Colonizados por los españoles y a ratos por los franceses, se entiende que los descubridores quisieran perpetuar el nombre de sus lugares de origen.
Varios de los nombres de las provincias y municipios criollos vienen de voces aborígenes. Otros de españoles y franceses, cuando no de sus provincias y pueblos, de sus nombres y apellidos, como Barahona.
Macorís, Higüey, Maguana y Neyba son aborígenes aunque de la escritura en español esos nombres encontraron diéresis e y griegas, llamadas ahora ye. (Los aborígenes no tenían alfabeto. Sus dibujos en cuevas y otras paredes, como sus esculturas y tallados, no parecían representar otro significado que no fuera el de la figura plasmada, humana o animal).
Bayona, aunque no tan común, es un apellido que llevan algunos dominicanos.
(De Bayona, y no se sabe porqué, viene bayoneta, que es un arma blanca puntiaguda y afilada que se coloca al extremo del cañón de los fusiles como elemento de asalto. Quizá alguien de Bayonne la inventó).
Campechano es otro apellido poco común que escuché por primera vez no hace mucho.
(Había oído Patrocinio, Luis Manuel, si mal no recuerdo, autor de un libro acerca de Enrique Blanco).
Desde hace algunos años conocí a David y como ocurre casi siempre me quedé con el David y jamás le pregunté por su apellido.
En una ocasión lo necesité y pregunté. La respuesta me sorprendió. No es corriente un adjetivo como apellido y Campechano lo es.
Los nombres que se han hecho apellidos pueden ser, como José, traducciones del Joseph inglés o cocolo, como el Mateo, del Mathews y, por asunto de grafía, el Conton de Compton.

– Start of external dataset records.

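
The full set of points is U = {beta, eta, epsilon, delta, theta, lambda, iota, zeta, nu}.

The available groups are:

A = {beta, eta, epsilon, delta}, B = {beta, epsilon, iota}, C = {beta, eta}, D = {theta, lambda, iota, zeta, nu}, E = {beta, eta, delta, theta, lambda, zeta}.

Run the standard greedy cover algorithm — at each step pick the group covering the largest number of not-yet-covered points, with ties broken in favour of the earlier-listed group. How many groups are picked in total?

Greedy: pick E (covers 6 new) → pick B (covers 2 new) → pick D (covers 1 new). Total picks: 3.
(The true minimum cover uses only 2 groups, so greedy is not optimal here.)

3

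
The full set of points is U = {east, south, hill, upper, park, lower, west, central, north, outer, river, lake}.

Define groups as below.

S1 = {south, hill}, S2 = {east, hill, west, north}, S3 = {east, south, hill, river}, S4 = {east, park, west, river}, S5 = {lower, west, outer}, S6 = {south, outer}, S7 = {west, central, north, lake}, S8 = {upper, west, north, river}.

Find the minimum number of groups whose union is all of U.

S1, S4, S5, S7, and S8 cover everything between them: the union {east, south, hill, upper, park, lower, west, central, north, outer, river, lake} is all of U.
No 4 of the 8 groups cover everything (all 70 combinations miss at least one point), so 5 is optimal.

5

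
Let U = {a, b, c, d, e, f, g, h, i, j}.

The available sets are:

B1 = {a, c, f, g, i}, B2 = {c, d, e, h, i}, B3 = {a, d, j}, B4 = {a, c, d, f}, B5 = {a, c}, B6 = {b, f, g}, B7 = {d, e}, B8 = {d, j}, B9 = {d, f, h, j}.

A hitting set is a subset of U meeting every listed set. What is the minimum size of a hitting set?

3

Take T = {a, d, g}. Each listed set contains at least one of these, so T is a hitting set of size 3.
The sets B5, B6, B7 are pairwise disjoint, so any hitting set needs a separate item for each — at least 3. Hence 3 is optimal.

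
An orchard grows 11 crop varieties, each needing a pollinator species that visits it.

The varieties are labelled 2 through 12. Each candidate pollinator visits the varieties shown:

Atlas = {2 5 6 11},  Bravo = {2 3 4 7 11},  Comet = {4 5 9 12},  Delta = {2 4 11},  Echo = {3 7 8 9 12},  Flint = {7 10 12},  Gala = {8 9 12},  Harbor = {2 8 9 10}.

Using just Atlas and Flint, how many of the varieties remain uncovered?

Union of Atlas, Flint = {2, 5, 6, 7, 10, 11, 12}.
Not covered: 3, 4, 8, 9 — 4 varieties.

4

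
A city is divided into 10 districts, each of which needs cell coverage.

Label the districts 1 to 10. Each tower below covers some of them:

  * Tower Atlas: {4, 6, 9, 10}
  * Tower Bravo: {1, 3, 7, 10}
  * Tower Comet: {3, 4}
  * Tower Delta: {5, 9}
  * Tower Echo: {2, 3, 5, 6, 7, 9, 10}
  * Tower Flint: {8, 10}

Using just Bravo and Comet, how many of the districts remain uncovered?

5

Union of Bravo, Comet = {1, 3, 4, 7, 10}.
Not covered: 2, 5, 6, 8, 9 — 5 districts.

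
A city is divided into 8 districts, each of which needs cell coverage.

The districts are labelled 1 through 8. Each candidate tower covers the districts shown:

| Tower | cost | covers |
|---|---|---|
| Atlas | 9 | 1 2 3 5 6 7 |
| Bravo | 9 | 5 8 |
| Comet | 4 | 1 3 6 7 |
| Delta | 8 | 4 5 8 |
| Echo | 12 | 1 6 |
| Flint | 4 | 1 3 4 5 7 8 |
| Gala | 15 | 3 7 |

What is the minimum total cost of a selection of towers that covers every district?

Atlas, Flint together cover every district (Atlas ∪ Flint = {1, 2, 3, 4, 5, 6, 7, 8}); total cost 9 + 4 = 13.
The greedy pick Flint, Comet, Atlas costs 17; no covering selection beats 13.

13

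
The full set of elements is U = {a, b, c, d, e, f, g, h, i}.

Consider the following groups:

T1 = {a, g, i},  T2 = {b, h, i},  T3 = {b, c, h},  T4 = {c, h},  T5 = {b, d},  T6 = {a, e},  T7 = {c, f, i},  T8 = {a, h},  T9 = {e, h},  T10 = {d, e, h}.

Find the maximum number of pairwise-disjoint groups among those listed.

T4, T5, T6 are pairwise disjoint (T4={c,h}; T5={b,d}; T6={a,e}).
Every remaining group overlaps one of these, and no 4 of the listed groups are pairwise disjoint, so 3 is the maximum.

3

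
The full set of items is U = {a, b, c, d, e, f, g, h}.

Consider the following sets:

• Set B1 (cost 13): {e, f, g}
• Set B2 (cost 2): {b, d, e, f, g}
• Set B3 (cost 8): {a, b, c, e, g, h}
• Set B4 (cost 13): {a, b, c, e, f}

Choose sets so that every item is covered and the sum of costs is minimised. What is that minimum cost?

B2, B3 together cover every item (B2 ∪ B3 = {a, b, c, d, e, f, g, h}); total cost 2 + 8 = 10.
No covering selection has total cost below 10.

10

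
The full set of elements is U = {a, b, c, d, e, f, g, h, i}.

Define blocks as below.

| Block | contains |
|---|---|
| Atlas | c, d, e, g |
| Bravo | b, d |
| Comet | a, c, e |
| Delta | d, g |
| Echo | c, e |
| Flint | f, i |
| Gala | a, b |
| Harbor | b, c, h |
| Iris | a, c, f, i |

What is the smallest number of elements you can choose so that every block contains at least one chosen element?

4

The 4 elements {a, c, d, i} hit every block.
The blocks Delta, Echo, Flint, Gala are pairwise disjoint, so any hitting set needs a separate element for each — at least 4. Hence 4 is optimal.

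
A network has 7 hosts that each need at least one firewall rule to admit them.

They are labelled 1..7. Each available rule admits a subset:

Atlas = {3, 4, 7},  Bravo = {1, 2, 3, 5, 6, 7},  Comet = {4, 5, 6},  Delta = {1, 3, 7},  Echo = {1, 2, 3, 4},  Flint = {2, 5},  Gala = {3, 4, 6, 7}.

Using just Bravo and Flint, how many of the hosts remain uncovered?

Union of Bravo, Flint = {1, 2, 3, 5, 6, 7}.
Not covered: 4 — 1 host.

1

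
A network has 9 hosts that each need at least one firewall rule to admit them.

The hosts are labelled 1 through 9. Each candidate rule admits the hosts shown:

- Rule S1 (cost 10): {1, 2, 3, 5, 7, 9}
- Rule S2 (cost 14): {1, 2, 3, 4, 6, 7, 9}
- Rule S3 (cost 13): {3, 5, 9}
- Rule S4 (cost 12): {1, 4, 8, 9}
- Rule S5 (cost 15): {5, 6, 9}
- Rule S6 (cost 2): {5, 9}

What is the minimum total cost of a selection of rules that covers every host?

28

S2, S4, S6 together cover every host (S2 ∪ S4 ∪ S6 = {1, 2, 3, 4, 5, 6, 7, 8, 9}); total cost 14 + 12 + 2 = 28.
No covering selection has total cost below 28.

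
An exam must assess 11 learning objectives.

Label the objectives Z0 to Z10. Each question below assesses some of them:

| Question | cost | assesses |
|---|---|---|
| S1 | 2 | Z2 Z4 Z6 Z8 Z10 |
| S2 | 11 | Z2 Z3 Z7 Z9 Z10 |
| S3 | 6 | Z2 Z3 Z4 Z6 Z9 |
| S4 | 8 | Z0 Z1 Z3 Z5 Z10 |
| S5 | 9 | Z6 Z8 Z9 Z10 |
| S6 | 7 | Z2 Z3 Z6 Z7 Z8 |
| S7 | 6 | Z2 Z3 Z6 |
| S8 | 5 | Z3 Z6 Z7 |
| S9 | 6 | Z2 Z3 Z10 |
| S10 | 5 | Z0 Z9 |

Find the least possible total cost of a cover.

S1, S4, S8, S10 together cover every objective (S1 ∪ S4 ∪ S8 ∪ S10 = {Z0, Z1, Z2, Z3, Z4, Z5, Z6, Z7, Z8, Z9, Z10}); total cost 2 + 8 + 5 + 5 = 20.
No covering selection has total cost below 20.

20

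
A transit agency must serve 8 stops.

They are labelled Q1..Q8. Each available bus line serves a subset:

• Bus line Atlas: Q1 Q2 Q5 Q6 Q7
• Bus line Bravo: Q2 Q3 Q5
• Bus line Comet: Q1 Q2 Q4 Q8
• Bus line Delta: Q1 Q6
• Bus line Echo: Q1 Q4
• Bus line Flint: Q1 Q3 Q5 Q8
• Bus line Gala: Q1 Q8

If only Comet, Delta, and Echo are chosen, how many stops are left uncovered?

Union of Comet, Delta, Echo = {Q1, Q2, Q4, Q6, Q8}.
Not covered: Q3, Q5, Q7 — 3 stops.

3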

Los esclavos africanos de la colonia sólo tenían nombres, muchos castellanizados, y ninguno apellido porque la cultura africana tampoco tenía alfabeto y no trajo la regla del apellido o los esclavistas no se ocuparon de averiguarlos.
Además, cómo traducir al castellano los voces onomatopéyicas de las lenguas africanas.
Nicolás Guillén, el poeta cubano, desarrolló en un largo poema, que tituló por supuesto El apellido, el dilema del negro esclavo que tomaba el apellido de su amo cuando ganaba su libertad.
El poeta dejó escritos el dolor y la duda del apellido que nos faltaba a los negros del Caribe.